30 Mayıs 2013 Perşembe

CEM KADEHİ

Keyhusrev ve Cem’in kadehi 114   

Keyhusrev, Cemsizcesine oturmuş (Süleyman peygamber gibi), güneşe karşı da Cem’in kadehini koymuş.

Onda yedi iklim sırlarını seyretmede, yedi yıldızın hareketlerini o kadehten takip etmedeydi.

Cem kadehinde iyiye, kötüye ait olup ta ona görünmeyen, onca gizli olan hiçbir şey yoktu.

Cem’in kadehini de görmek, bütün âlemi bir anda bir uğurdan seyretmek istedi.

Bütün âlemi görüp duruyordu ama kadehte Cem’in kadehini göremiyordu.

O sırrı anlamak için bir hayli didindi, uğraştı ama bir türlü gözünün önündeki perde açılmadı.

*Nihayet kadehte bir yazı belirdi:
Diyordu ki:

Bizde bizi nasıl görebilirsin sen.

*Biz kendimizden tamamen fani olduk.
Artık bizim suretimizi toprak âleminde kim görebilir.

Bizden beden de geçti, can da.
Ne adımız kaldı, ne sanımız.

Ne görürsen sensin, biz değiliz.
Çünkü biz, artık bir kere daha görünmeyiz.

 Suretimiz, suretsizliğe döndü, ezelle birleşti.
Artık nakşımızı, suretimizi ne ararsın?

Her şeyi bizimle görebilirsin ama arada bizi görmenin imkânı yoktur.

Varlığımız bir zerre olsaydı o zerre henüz kendi varlığına güvenir, onunla ululanır, aldanırdı.

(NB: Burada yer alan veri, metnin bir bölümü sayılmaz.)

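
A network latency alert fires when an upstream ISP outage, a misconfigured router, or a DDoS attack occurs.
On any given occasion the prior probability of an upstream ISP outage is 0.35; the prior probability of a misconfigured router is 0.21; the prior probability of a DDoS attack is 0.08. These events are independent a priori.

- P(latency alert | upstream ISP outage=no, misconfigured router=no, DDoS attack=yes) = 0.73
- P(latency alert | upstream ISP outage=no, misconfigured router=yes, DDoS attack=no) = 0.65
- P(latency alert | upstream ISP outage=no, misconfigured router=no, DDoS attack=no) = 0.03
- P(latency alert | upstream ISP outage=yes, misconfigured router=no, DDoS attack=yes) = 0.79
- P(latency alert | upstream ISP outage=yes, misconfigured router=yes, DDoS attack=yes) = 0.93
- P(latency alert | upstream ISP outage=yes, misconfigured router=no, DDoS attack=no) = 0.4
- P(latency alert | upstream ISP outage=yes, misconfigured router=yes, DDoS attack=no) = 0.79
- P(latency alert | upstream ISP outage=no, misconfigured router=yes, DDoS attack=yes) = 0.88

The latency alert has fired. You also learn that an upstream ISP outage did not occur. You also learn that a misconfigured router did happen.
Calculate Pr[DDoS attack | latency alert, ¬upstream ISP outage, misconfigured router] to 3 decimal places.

Pr[DDoS attack | latency alert, ¬upstream ISP outage, misconfigured router] ≈ 0.105

Sum P(latency alert|·) weighted by the priors over both values of DDoS attack:
  P(latency alert | ¬upstream ISP outage, misconfigured router) = 0.65*0.92 + 0.88*0.08
        = 0.598000 + 0.070400 = 0.668400
Configurations with DDoS attack contribute 0.070400, so
  P(DDoS attack | latency alert, ¬upstream ISP outage, misconfigured router) = 0.070400 / 0.668400 ≈ 0.105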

Fakat kimsecikler ebediyen varlığımızdan bir zerre bile göremezler. Güneş, zerreden birazcık olsun ayrılmaz ki.

Kendinden haber almayı istiyorsan varlığından geç, kendinden geçip öl, kendine bakma.

Gözbebekleri küçüktür ama onlar, senden önce ölmüşler, varlıklarından geçmişlerdir.

Onun için bir zerre miktarı olsun kendi yüzlerini göremezler.
Var oldukça ölümlerini seçmişler, kabullenmişlerdir.

Bu yüzden, ululanıp kendilerini görmezler.
Ölüler de kendilerini asla göremezler ya.

Ölümde hayat istiyorsan hayat hayalini ölüm bilmelisin.

Ebedi bir surete nail olmak istiyorsan öyle bir suret, ancak suretsizlikte bulunabilir.

Bizim gibi olmak istersen bize benzemelisin.
Varlığını terk et, kendinde yok ol.

Bu alemde insana yokluktan bir kale gerek, yoksa her yandan yaralanırsın.
Keyhusrev, bu sırrı anlayınca saltanatının elinden çıktığını gördü.

Saltanat yurdunun, yokluktan başka bir yer olmadığını, dünyada kalıcılığın da olmadığını iyice anladı.

Varlık ovasının, kendisi için aşılmaz bir set olduğunu anladı, yokluk kaftanını sırtına geçirdi.

Erler gibi kalıcı olmayan dünyayı terk etti.
Şahadet getirip yokluk dayanağında uyudu gitti.

Lohrasp oradaydı.
Onu huzuruna çağırıp yerine geçirdi, padişah yaptı.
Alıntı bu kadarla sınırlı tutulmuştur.